One other thing to note on the presentation is that this headphone comes packaged with a very fancy custom wood box that acts as a somewhat large and heavy carrying case. I found that it is a nice looking box and great packaging, but in my daily use, I just put it away and never looked at it again, as I don't find a wooden crate very practical for daily storage and use.

Sound Impressions

The GYFU has a sound signature that I'd say has a punchy low end, marked with a slightly strained and peaky upper-midrange and slightly bright highs. The overall tonality has an interesting mix of not wanting to sound lean, but ending up sounding lean, and also coming across a tad nasally and tinny because of this.

The headphone graphs a bit better than it actually sounds in my opinion. That said, though, the areas where I mentioned in my initial impressions do show up as peaks within the frequency response, unfortunately, and the graph above shows the deviation from my personal target curve. It's amazing how small little shifts can cause something to sound that much different.

I listened to a variety of music with the GYFU on various systems. My main system is a combination of the Chord Qutest and Bakoon AMP-13R, while my secondary system used was a Topping D30 Pro and A30 Pro stack. Finally, I also spent quite a bit of time using the GYFU with the Lotoo PAW 6000 Digital Audio Player and the Apple USB-C to 3.5mm dongle paired with my phone. My impressions don't really change too much from device to device, as I don't think this specific headphone scales greatly with any system, and, if anything, I'd prefer it with a warmer chain.

Listening to this headphone with Tegan and Sara's various tracks, I found the vocals to be especially pitched up, with a lack of weight and more of a light metallic sound than I would have expected. That's saying something considering these twins already have a higher pitched set of voices than many. The low end response on many of the tracks from their "Love You to Death" album sound nicely weighted and fun, though lacking some texture and depth, especially on the harder hitting tracks.

In Air's "Moon Safari" album, I found similar issues, though not nearly as pronounced. Across various songs, like the female-vocal led "All I Need" and the male-synth'd vocal "Remember", I found that certain synth instruments sounded a tad sparkly and bright, though also dull and flat. Again, the low end felt full and strong, but the upper-mids and treble just had an imbalance of good and bad that always shined the spotlight on the harshness more so than anything else. Unfortunately, I don't find the GYFU very smooth, which has become something I really look for in the treble range nowadays.

In "Something in the Way" by the Beatles, George Harrison's vocals sound solid, and I don't feel too much of the nasally pitch, beyond what is already present on the old track. The bass plucks have a nice weight and feel to them and are well defined and separated from the left channel, while the guitars come across nicely on the right end, though occasionally are presented a tad brighter than I'd expect. In this particular track, I feel the GYFU headphone does its presentation rather well, though there's still a bit of trouble in the bridge sections where the snare drums come in and sound a tad dull and not really accurate presented.

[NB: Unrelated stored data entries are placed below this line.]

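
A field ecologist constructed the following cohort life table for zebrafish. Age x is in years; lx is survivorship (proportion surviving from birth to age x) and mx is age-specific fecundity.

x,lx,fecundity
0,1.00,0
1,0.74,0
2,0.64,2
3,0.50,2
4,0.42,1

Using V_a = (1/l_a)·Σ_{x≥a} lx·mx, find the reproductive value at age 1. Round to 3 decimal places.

lx·mx for x ≥ 1: 0, 1.28, 1, 0.42 → sum = 2.7
V_1 = 2.7 / l_1 = 2.7 / 0.74 = 3.648649… → 3.649

3.649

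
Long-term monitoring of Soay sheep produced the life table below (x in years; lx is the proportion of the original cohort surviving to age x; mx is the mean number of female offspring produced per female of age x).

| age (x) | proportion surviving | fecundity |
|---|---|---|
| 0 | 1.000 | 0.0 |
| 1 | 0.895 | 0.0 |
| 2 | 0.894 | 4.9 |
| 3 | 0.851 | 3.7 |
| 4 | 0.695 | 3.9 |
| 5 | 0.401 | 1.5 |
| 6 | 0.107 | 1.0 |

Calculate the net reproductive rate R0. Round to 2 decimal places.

10.95

lx·mx by age: 0, 0, 4.3806, 3.1487, 2.7105, 0.6015, 0.107
R0 = Σ lx·mx = 10.9483 → 10.95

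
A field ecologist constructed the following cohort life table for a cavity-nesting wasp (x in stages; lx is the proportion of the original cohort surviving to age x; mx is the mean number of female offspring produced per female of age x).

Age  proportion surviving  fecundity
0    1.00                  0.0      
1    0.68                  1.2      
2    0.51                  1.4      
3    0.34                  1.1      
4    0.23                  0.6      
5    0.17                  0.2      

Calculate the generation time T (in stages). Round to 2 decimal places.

lx·mx: 0, 0.816, 0.714, 0.374, 0.138, 0.034 → R0 = 2.076
x·lx·mx: 0, 0.816, 1.428, 1.122, 0.552, 0.17 → Σ = 4.088
T = 4.088 / 2.076 = 1.969171… → 1.97

1.97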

Little Dot's first attempt here seems like they are trying a bit too hard right out of the gate. In hindsight, I don't think any of these multi-driver headphones have fared too well in the past, and I personally think this one is just an "alright" headphone, but for its asking price, there's plenty of much better competition at lower costs and from bigger companies. 

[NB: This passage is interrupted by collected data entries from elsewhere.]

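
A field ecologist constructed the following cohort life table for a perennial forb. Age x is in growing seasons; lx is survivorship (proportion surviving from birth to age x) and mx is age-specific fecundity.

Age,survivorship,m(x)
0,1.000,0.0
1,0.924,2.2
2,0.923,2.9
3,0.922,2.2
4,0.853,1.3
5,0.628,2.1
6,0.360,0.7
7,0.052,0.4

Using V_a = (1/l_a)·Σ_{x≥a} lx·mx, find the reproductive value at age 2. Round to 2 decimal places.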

While I do like the overall wood cups and grill style, I find the overall look of the headphones to be a bit of a distraction more than something I think looks very attractive. The sound also doesn't play that well with my ears, although it does work with some music.

I do hope there's more attempts from this brand and others from the Chinese market as there's a lot of growth potential here. Unfortunately, at the $550 asking price, I'd recommend a laundry list of other items. If this had been half the price, it may have been more competitive (or may be not either).